The person deciding upon the outcome of the meeting should apply these three 'tests':

  1. Is there a reasonable belief that the complaints took place?
  2. Are there reasonable grounds upon which this belief is based?
  3. Have these grounds been subjected to a reasonable investigation?

It should be noted that these tests are based upon 'reasonable belief''which is a less rigorous test then 'beyond reasonable doubt' which is required in a criminal case.  

In deciding upon the level of sanction to impose if the complaints are upheld it is important to consider:

  • The sanction imposed in similar cases in the past and any special circumstances that might mitigate the severity of the sanction;

  • The employee's disciplinary record and general work record, work experience, position and length of service;

  • Whether the proposed penalty is a reasonable response in view of all the circumstances.

Each case must be reviewed on its own merits and any relevant circumstances taken into account. The latter may include health or domestic problems, provocation, ignorance of the rule involved or inconsistent treatment in the past.

If there is any uncertainty about what disciplinary sanction to impose, consult other managers who have instigated similar disciplinary action in the past. Such advice should not be taken from anyone who may be involved in hearing any potential appeal.

The employee should be informed as soon as possible of the outcome of the meeting and the reasons for it. Details of any disciplinary sanction should be given in writing to the worker as soon as the decision is made and a copy of this notification held on file by the employer. Employers are required by law to present, within 14 days of its request by an employee who has one year's service or more, a 'written statement of reasons for dismissal'. A woman dismissed during pregnancy or maternity leave is automatically entitled to the written statement without having to request it, irrespective of length of service. The written statement can be used in evidence in any subsequent proceedings, for example in the event of a complaint to an Employment Tribunal of unfair dismissal.

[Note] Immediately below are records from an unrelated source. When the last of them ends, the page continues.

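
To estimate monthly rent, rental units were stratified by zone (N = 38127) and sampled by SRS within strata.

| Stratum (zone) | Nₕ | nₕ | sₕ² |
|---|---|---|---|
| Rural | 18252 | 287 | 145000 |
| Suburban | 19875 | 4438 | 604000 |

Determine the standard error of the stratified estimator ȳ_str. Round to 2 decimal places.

11.95

Var(ȳ_str) = Σₕ Wₕ²(1 − fₕ)sₕ²/nₕ with Wₕ = Nₕ/N, N = 38127.
Rural: Wₕ = 0.47871587; term = 0.47871587²·(1 − 0.01572430)·145000/287 = 113.96159.
Suburban: Wₕ = 0.52128413; term = 0.52128413²·(1 − 0.22329560)·604000/4438 = 28.724628.
Sum = 142.68622.
SE = √(142.68622) = 11.95.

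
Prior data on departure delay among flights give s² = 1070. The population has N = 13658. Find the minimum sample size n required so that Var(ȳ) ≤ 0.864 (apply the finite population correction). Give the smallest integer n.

1136

Without fpc, n₀ = s²/D = 1070/0.864 = 1238.4259.
With fpc, (1 − n/N)·s²/n ≤ D requires n ≥ n₀/(1 + n₀/N) = 1238.4259/(1 + 1238.4259/13658) = 1135.4684.
Rounding up, n = 1136.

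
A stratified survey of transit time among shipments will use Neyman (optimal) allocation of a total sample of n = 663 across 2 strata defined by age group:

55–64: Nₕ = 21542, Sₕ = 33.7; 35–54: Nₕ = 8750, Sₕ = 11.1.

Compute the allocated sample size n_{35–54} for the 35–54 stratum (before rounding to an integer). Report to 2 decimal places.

78.23

Neyman allocation: nₕ = n·NₕSₕ / Σⱼ NⱼSⱼ.
Σ NⱼSⱼ = 21542·33.7 + 8750·11.1 = 823090.4.
n_{35–54} = 663·8750·11.1 / 823090.4 = 78.23.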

Warnings in respect of poor performance

Warnings given in respect of unsatisfactory performance should contain the following:

  • An explanation of the performance problem;

  • The improvement that is required;

  • The timescale for achieving this improvement;

  • A review date; and

  • Any support the employer will provide to assist the worker.

Time limits for warnings

Disciplinary action taken should be disregarded after a specified period of satisfactory conduct or performance. Typically, verbal warnings for minor offences are treated as being valid for up to six months. Twelve months is an appropriate period for first written warnings and final warnings. Warnings cease to be 'live' following the specified period of satisfactory conduct and should therefore be disregarded for future disciplinary purposes.

Circumstances can exist where the misconduct is so serious that it cannot be ignored for future disciplinary purposes. In these case, it should be made very clear that the final written warning will remain 'live' without time limit and that any recurrence of the serious misconduct will lead to dismissal. However, as it is not good employment practice to keep someone permanently under threat of dismissal, such instances should be very rare.

Maintaining records

It is important to maintain records of disciplinary actions consistently and to hold these in strict confidence. The record should encompass the nature of the complaint, action taken and the reasons for it, the date action was taken, whether an appeal was lodged, its outcome and any subsequent developments. The Data Protection Act 1998 also allows employees to have access to their personal and personnel records. In each case, copies of the records should be offered to the employee without him or her needing to request them, although in certain circumstances some information may be withheld, for example to protect a witness.